Preparation of PCMV genomic clones.

The PCMV virus stock was prepared as described above, after which the PCMV was pelleted at 15,000 rpm in an SW27 rotor (Beckman) for 1 hour at room temperature. PCMV genomic DNA was extracted with the PureGene DNA Extraction Kit (Gentra Systems) according to the manufacturer’s protocol. Virus genomic DNA was digested with NotI for 2 h and the reaction was stopped by heating at 65 °C for 20 min.

Restricted virus DNA was ligated into pET29c (Novagen) which was linearized with NotI and treated with shrimp alkaline phosphatase (USB). Electrocompetent Escherichia coli DH10B (Life Technologies) was transformed with the ligation mixture at 330 μF and 400 V (with the voltage amplifier set to 4 kΩ). Clones were selected with ≥10 kb NotI inserts. The viral origin of the NotI inserts was verified by Southern blotting (not shown).

RT-PCR of the P33 gene.

Total RNA from PCMV-infected PMEC was extracted using Trizol (Life Technologies) according to the protocol provided by the manufacturer. RNA was reverse transcribed with the Thermoscript Reverse Transcription-PCR (RT-PCR) system (Life Technologies) using the random hexamers supplied with the kit. The resulting cDNA was treated with DNase I (Promega).

The 5′ end of the gene was subsequently amplified by PCR with the forward primer 5′-CATACACAATAAAAGCCTCCAGAT-3′ and the reverse primer 5′-CGTCCGGTAGTACATAAGTGC-3′, which are located on either side of the putative splice site. The same primers were used in a PCR to amplify part of the P33 gene using genomic DNA from the virus as a template. The PCR product, representing the P33 cDNA sequence, was cloned into pGEM-T Easy according to the protocol (Promega). The PCR product was sequenced to confirm the absence of intron sequences.

Immunohistochemistry.

PMCs were plated on coverslips in six-well plates and infected with wt-PCMV or recombinant PCMV at a virus/cell ratio (MOI) of 0.1. At 6 days post-infection, cells on coverslips were fixed by incubation in methanol-acetone (3:1) solution for 5 min. The coverslips were then dried and stored at -20°C. Before immunostaining, coverslips were rehydrated in PBS for 5 min, followed by incubation with primary antibody (1:200 dilution, recombinant human anti-SNV-G1 antibody, SNV immunoglobulin G1 #26) in PBS-Tween 20 at 0.2% for 1 h.

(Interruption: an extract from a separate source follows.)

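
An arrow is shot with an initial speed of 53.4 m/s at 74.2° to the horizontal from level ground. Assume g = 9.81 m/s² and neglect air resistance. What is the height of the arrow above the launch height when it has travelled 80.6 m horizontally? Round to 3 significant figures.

134 m

v_x = 53.4 cos 74.2° = 14.54 m/s, v_y0 = 53.4 sin 74.2° = 51.38 m/s.
Time to reach x = 80.6 m: t = x / v_x = 80.6 / 14.54 = 5.543 s.
y = v_y0 t − ½ g t² = 51.38×5.543 − 4.905×5.543² = 134 m.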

Cells were then washed three times for 5 min with PBS-0.2% Tween 20, incubated with secondary antibody (1:2000 dilution; goat anti-human immunoglobulin G antibody [H+L] conjugated with phosphatase alkaline; Vector Laboratories), washed three times for 5 minutes with PBS-0.2% Tween 20, rinsed with Tween 20-Tris buffered saline, and developed using Alkaline Phosphatase Substrate Kit 1 (Vector Laboratories ). Coverslips were mounted on slides and viewed using an interference contrast microscope.

SDS-polyacrylamide gel electrophoresis and Western Blot.

PMCs, plated in 60 mm dishes, were infected with PCMV wt or PCMV (ΔP33:G1EGFP) or mock-infected. Alternatively, PMCs were transfected by electroporation with pEGFP-N2-G1 as described above. For infected cells, cells were lysed after 5 days. For transfected cells, 1-day post-transfection, PMECs were superinfected with wt-PCMV at an MOI of 1.

After 6 days, lysates were obtained by aspirating medium and scraping cells into 100 μl sample buffer. 4x containing 0.4 M Tris-HCl (pH 6.9), 40% glycerol, 10% SDS, 0.016% BPB protease inhibitors (Boehringer Mannheim), and 10% β-mercaptoethanol, added just before its use. Cell lysates were heated at 100 °C for 5 min before being stored at -20 °C or used immediately.